Former railway line in Queensland, Australia

The Maryvale railway line was a branch railway in the Southern Downs region of Queensland, Australia.

Maryvale Estate to the north east of Warwick was purchased by the government and subdivided into farms. A branch line to service the region was approved in 1908. Opened on 30 September 1911, the line branched from the Southern main line at Killarney Junction (now named Mill Hill) and stretched about 30 kilometres to Maryvale via Womina, Sladevale, Campbell's Plains, Freestone, Clintonvale and Gladfield.

The line was intended to be part of a via recta (Latin, "straight route") from Brisbane to Sydney. Prior to the completion of the New South Wales Government Railways North Coast Line in 1932, the only rail link from Brisbane to Sydney was via the break-of-gauge at Wallangarra on the state border, where the two states' railway systems met. The route from Brisbane to Wallangarra went west from Brisbane to Toowoomba then south to Wallangarra. The via recta was a putative short-cut south-west from Ipswich to Warwick, which would have shortened the distance from Brisbane to Sydney by between 92 km and 95 km.

The via recta would have consisted of the Maryvale branch from Warwick, the Mount Edwards branch from Ipswich, through Spicers Gap (just south of Cunninghams Gap) through the Great Dividing Range. The Warwick Argus reported that the citizens of Toowoomba were unhappy at the prospect of the via recta being built, as interstate traffic would bypass their town.

Trial surveys for the via recta line began as early as 1880, and the first sod on the Maryvale line was turned on 18 March 1910 by Premier of Queensland William Kidston. However, once the standard gauge line from NSW was extended north to South Brisbane in 1930, the rationale for the via recta disappeared and the project was abandoned.

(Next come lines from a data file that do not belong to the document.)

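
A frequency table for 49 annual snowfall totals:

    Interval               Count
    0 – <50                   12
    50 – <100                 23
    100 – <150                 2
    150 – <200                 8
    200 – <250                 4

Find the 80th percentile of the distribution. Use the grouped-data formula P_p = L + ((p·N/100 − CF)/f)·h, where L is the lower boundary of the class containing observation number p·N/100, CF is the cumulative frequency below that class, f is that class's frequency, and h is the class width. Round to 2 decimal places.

N = 49; target position k = 80/100 · 49 = 39.2.
Cumulative frequencies: 12, 35, 37, 45, 49.
Observation 39.2 falls in the class 150 – <200.
L = 150, CF = 37, f = 8, h = 50.
P80 = 150 + ((39.2 − 37)/8)·50 = 150 + 13.75 = 163.75.

163.75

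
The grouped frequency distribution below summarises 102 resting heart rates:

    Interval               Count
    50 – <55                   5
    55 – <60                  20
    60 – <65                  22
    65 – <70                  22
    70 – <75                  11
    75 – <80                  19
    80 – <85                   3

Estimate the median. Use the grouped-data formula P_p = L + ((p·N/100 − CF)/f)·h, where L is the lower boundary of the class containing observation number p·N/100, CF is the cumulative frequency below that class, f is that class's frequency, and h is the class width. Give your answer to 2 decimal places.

65.91

N = 102; target position k = 50/100 · 102 = 51.
Cumulative frequencies: 5, 25, 47, 69, 80, 99, 102.
Observation 51 falls in the class 65 – <70.
L = 65, CF = 47, f = 22, h = 5.
P50 = 65 + ((51 − 47)/22)·5 = 65 + 0.909091 = 65.9091.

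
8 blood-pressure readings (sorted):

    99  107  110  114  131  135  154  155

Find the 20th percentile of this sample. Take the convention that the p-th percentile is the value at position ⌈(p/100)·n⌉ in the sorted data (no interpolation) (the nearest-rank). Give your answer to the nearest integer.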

A daily mixed train began on the line and was later reduced to a thrice-weekly service. A rail motor service began in 1930 and linked with the Sydney Mail at Warwick. A 1932 timetable showed five rail motors and one mixed train per week running in each direction on the Maryvale line, with extra goods services during the wheat season.

The line closed on 1 November 1960 after the Cunningham Highway was upgraded through Cunninghams Gap due to the increasing popularity of road transport, thus ending all hope of the via recta line being built.